Annapolis, at mid-18th century, the largest town on the western shore of the Chesapeake Bay, served as the main port for travelers crossing to the Eastern Shore and points north to Philadelphia and beyond. Those arriving at the harbor by sail could travel south by land from Annapolis to Upper Marlboro and across the Potomac River into Virginia. Sail-powered ferries carried passengers on the 15 mile voyage across the Bay from Annapolis to Rock Hall or to other locations on the Eastern Shore.

The new congress of the United States met in Annapolis from November 1783 until Jun 1784, drawing men to town from the thirteen new states that formed the nation's government. Two days before Christmas in 1783, George Washington resigned his commission in the State House Senate Chamber. Those delegates from Princeton, the previous meeting place, most likely arrived by taking a ferry across the Bay. Maryland's own delegates to earlier meetings of the Continental Congress in Philadelphia - like the state's four signer's of the Declaration of Independence (Charles Carrol of Carrollton, Samuel Chase, William Paca, and Thomas Stone) - had traveled the same route on the journeys back and forth. With ratification of the Treaty of Paris in January 1784, Annapolis became the country's first peacetime capital.

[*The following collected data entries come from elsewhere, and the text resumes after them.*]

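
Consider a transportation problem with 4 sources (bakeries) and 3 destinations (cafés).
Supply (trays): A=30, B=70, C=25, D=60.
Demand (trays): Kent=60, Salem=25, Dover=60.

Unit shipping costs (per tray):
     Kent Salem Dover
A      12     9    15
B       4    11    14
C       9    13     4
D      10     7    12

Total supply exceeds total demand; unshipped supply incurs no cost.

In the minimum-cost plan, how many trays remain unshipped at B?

10

Minimum-cost shipments:
  B–Kent: 60 trays
  C–Dover: 25 trays
  D–Salem: 25 trays
  D–Dover: 35 trays
Total cost = 935.
B ships 60 of its 70, leaving 10.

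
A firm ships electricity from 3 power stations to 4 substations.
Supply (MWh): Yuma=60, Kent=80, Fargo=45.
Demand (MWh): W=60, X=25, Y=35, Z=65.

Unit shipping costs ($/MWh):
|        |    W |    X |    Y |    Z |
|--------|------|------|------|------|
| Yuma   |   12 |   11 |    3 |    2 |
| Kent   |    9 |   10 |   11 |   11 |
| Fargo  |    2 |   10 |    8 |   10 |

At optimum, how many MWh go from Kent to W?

The minimum-cost plan:
  Yuma to Z: 60 MWh
  Kent to W: 15 MWh
  Kent to X: 25 MWh
  Kent to Y: 35 MWh
  Kent to Z: 5 MWh
  Fargo to W: 45 MWh
Total cost = $1035.
So Kent→W carries 15 MWh.

15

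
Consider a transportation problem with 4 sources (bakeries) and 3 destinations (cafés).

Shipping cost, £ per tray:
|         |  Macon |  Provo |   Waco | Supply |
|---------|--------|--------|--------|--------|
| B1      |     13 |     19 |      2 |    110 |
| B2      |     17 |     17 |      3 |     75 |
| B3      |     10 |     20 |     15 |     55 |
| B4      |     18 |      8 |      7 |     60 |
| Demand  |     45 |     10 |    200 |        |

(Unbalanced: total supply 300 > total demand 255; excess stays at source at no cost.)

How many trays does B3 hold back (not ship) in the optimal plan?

10

Minimum-cost shipments:
  B1–Waco: 110 × £2 = £220
  B2–Waco: 75 × £3 = £225
  B3–Macon: 45 × £10 = £450
  B4–Provo: 10 × £8 = £80
  B4–Waco: 15 × £7 = £105
Total cost = £1080.
B3 ships 45 of its 55, leaving 10.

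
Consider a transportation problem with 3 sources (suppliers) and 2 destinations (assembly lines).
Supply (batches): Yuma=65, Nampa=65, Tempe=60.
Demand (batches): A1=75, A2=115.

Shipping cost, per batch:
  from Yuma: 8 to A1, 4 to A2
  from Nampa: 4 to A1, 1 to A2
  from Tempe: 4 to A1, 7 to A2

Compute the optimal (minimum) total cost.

610

A cheapest plan:
  Yuma–A2: 65 × 4 = 260
  Nampa–A1: 15 × 4 = 60
  Nampa–A2: 50 × 1 = 50
  Tempe–A1: 60 × 4 = 240
Total = 260 + 60 + 50 + 240 = 610.
(Supply check: Yuma ships 65; Nampa ships 65; Tempe ships 60.)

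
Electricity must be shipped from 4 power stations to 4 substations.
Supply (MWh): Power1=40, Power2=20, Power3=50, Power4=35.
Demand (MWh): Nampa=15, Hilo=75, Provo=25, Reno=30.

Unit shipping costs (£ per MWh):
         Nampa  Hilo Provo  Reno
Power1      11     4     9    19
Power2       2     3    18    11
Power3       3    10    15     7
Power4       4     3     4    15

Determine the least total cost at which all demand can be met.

655

One minimum-cost allocation:
  Power1–Hilo: 40 MWh
  Power2–Hilo: 20 MWh
  Power3–Nampa: 15 MWh
  Power3–Hilo: 5 MWh
  Power3–Reno: 30 MWh
  Power4–Hilo: 10 MWh
  Power4–Provo: 25 MWh
Total cost = £655.
(Supply check: Power1 ships 40; Power2 ships 20; Power3 ships 50; Power4 ships 35.)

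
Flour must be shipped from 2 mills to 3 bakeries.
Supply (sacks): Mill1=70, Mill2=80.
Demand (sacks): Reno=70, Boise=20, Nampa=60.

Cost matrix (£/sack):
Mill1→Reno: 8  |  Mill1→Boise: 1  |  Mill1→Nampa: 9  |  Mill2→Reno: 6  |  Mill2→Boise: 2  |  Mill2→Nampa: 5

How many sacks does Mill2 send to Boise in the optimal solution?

Solving gives:
  Mill1->Reno: 50 × £8 = £400
  Mill1->Boise: 20 × £1 = £20
  Mill2->Reno: 20 × £6 = £120
  Mill2->Nampa: 60 × £5 = £300
Total cost = £840.
The route Mill2→Boise is not used.

0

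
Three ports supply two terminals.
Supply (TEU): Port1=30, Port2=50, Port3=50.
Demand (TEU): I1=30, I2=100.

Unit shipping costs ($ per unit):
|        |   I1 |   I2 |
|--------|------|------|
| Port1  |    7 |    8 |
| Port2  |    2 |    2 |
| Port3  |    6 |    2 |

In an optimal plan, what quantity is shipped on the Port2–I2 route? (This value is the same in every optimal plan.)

50

Optimal shipments:
  Port1 to I1: 30 × $7 = $210
  Port2 to I2: 50 × $2 = $100
  Port3 to I2: 50 × $2 = $100
Total cost = $410.
So Port2→I2 carries 50 TEU.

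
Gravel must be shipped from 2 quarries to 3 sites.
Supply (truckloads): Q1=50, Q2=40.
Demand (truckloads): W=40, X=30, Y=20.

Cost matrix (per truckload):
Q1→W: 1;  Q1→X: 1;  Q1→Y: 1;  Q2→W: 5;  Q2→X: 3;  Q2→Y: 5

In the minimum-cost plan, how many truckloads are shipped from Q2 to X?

30

Optimal shipments:
  Q1 to W: 40 × 1 = 40
  Q1 to Y: 10 × 1 = 10
  Q2 to X: 30 × 3 = 90
  Q2 to Y: 10 × 5 = 50
Total cost = 190.
So Q2→X carries 30 truckloads.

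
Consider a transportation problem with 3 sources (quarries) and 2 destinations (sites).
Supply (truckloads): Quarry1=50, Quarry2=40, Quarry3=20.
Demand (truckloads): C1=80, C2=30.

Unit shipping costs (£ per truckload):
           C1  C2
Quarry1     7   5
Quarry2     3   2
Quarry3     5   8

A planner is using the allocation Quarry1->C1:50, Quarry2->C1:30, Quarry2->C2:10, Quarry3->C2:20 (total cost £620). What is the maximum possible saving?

110

Current plan cost = 50·7 + 30·3 + 10·2 + 20·8 = £620.
Optimal plan:
  Quarry1->C1: 20 truckloads
  Quarry1->C2: 30 truckloads
  Quarry2->C1: 40 truckloads
  Quarry3->C1: 20 truckloads
Optimal cost = £510.
Saving = 620 − 510 = £110.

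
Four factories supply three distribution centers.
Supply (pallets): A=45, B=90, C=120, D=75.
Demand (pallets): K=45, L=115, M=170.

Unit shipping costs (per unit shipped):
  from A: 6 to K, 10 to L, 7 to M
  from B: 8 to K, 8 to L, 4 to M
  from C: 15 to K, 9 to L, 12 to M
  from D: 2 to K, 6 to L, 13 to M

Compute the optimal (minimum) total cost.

2130

Optimal allocation:
  A–M: 45 × 7 = 315
  B–M: 90 × 4 = 360
  C–L: 85 × 9 = 765
  C–M: 35 × 12 = 420
  D–K: 45 × 2 = 90
  D–L: 30 × 6 = 180
Total = 315 + 360 + 765 + 420 + 90 + 180 = 2130.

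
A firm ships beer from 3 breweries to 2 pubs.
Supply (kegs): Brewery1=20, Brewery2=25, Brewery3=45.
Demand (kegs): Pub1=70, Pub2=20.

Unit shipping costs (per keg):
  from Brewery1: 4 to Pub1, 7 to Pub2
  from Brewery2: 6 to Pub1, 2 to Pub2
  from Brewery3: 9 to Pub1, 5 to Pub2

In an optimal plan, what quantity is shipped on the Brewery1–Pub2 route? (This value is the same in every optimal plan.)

0

Optimal shipments:
  Brewery1 to Pub1: 20 kegs
  Brewery2 to Pub1: 25 kegs
  Brewery3 to Pub1: 25 kegs
  Brewery3 to Pub2: 20 kegs
Total cost = 555.
The route Brewery1→Pub2 is not used.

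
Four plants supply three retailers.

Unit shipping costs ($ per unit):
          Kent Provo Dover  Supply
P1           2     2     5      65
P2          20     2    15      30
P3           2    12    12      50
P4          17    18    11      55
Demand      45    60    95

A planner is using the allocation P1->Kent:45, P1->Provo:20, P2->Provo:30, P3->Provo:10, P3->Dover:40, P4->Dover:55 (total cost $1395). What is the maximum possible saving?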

Sail and steam vessels continued to carry people and goods to and from Annapolis throughout the 19th century. This commerce became regional, rather than national once Baltimore emerged as Maryland's major metropolis. Annapolis became a market center for local farmers and fisheries, linked by steamboats to a network of towns and landings throughout the Bay.

Marker can be reached from Dock Street 0.1 miles from Market Space.